On Equality
One of the most fundamental notions in type theory is equality. There are various forms of equality, including propositional equality, judgmental equality, typal equality, extensional equality, intensional equality, path equality (a key concept in homotopy type theory), among others. The list goes on, and any deep exploration of the concept of equality could easily expand to book length. Instead of attempting to cover all these notions at once, I believe it’s best to build this blog post incrementally.
Martin-Löf Equality
The Swedish logician Per Martin-Löf pretty much introduced1 the notion of dependent typing (eponymously known as Martin-Löf type theory) to the world. Every theorem prover/proof assistant in existence owes its origin to Martin-Löf’s seminal work.
A key concept in his type theory is what we call Martin-Löf equality, a dependent type that takes a fixed term x : A and maps any term y : A to the type x ≡ y. I will be using Agda in this blog post. The equality definition in Agda looks like the following:
data _≡_ {A : Set} (x : A) : A → Set where
refl : x ≡ x
The {A : Set} is a type parameter, meaning the equality type is polymorphic over any type A in the universe Set. refl : x ≡ x is the sole constructor of the equality type.

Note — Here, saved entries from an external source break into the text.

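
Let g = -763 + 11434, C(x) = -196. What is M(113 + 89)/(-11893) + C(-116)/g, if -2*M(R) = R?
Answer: -1253257/126910203 ≈ -0.0098751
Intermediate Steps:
M(R) = -R/2
g = 10671
M(113 + 89)/(-11893) + C(-116)/g = -(113 + 89)/2/(-11893) - 196/10671 = -1/2*202*(-1/11893) - 196*1/10671 = -101*(-1/11893) - 196/10671 = 101/11893 - 196/10671 = -1253257/126910203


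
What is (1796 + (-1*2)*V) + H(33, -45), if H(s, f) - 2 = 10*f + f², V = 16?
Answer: 3341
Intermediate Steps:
H(s, f) = 2 + f² + 10*f (H(s, f) = 2 + (10*f + f²) = 2 + (f² + 10*f) = 2 + f² + 10*f)
(1796 + (-1*2)*V) + H(33, -45) = (1796 - 1*2*16) + (2 + (-45)² + 10*(-45)) = (1796 - 2*16) + (2 + 2025 - 450) = (1796 - 32) + 1577 = 1764 + 1577 = 3341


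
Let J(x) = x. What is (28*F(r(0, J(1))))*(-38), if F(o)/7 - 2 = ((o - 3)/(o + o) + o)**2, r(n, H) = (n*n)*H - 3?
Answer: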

It states that the only way to construct a proof of equality is by showing that a term is equal to itself (reflexivity).
Leibniz Equality
One of the earliest notions of equality was given by the philosopher and mathematician Gottfried Wilhelm Leibniz. Leibniz in his 1686 treatise2, Discourse on Metaphysics, asserted the identity of indiscernibles - two objects are equal if and only if they satisfy the same properties.
The above is known as Leibniz Equality. Leibniz equality is usually formalised to state that x ≐ y holds if every property P that holds of x also holds of y. Or,
_≐_ : ∀ {A : Set} (x y : A) → Set₁
_≐_ {A} x y = ∀ (P : A → Set) → P x → P y
Note the use of Set₁, which represents a hierarchy of types where Set : Set₁, Set₁ : Set₂, etc to bypass Russell’s Paradox and Girard’s Paradox. A recently published work showed that Leibniz Equality is isomorphic to Martin-Löf Equality. The fact that Martin-Löf equality implies Leibniz equality, and vice versa is short enough to be shown here as follows:
≡-implies-≐ : ∀ {A : Set} {x y : A}
→ x ≡ y
-----
→ x ≐ y
≡-implies-≐ x≡y = λ P Px → subst P x≡y Px
≐-implies-≡ : ∀ {A : Set} {x y : A}
→ x ≐ y
-----
→ x ≡ y
≐-implies-≡ {A} {x} {y} x≐y = Qy
where
Q : A → Set
Q z = x ≡ z
Qx : Q x
Qx = refl
Qy : Q y
Qy = x≐y Q Qx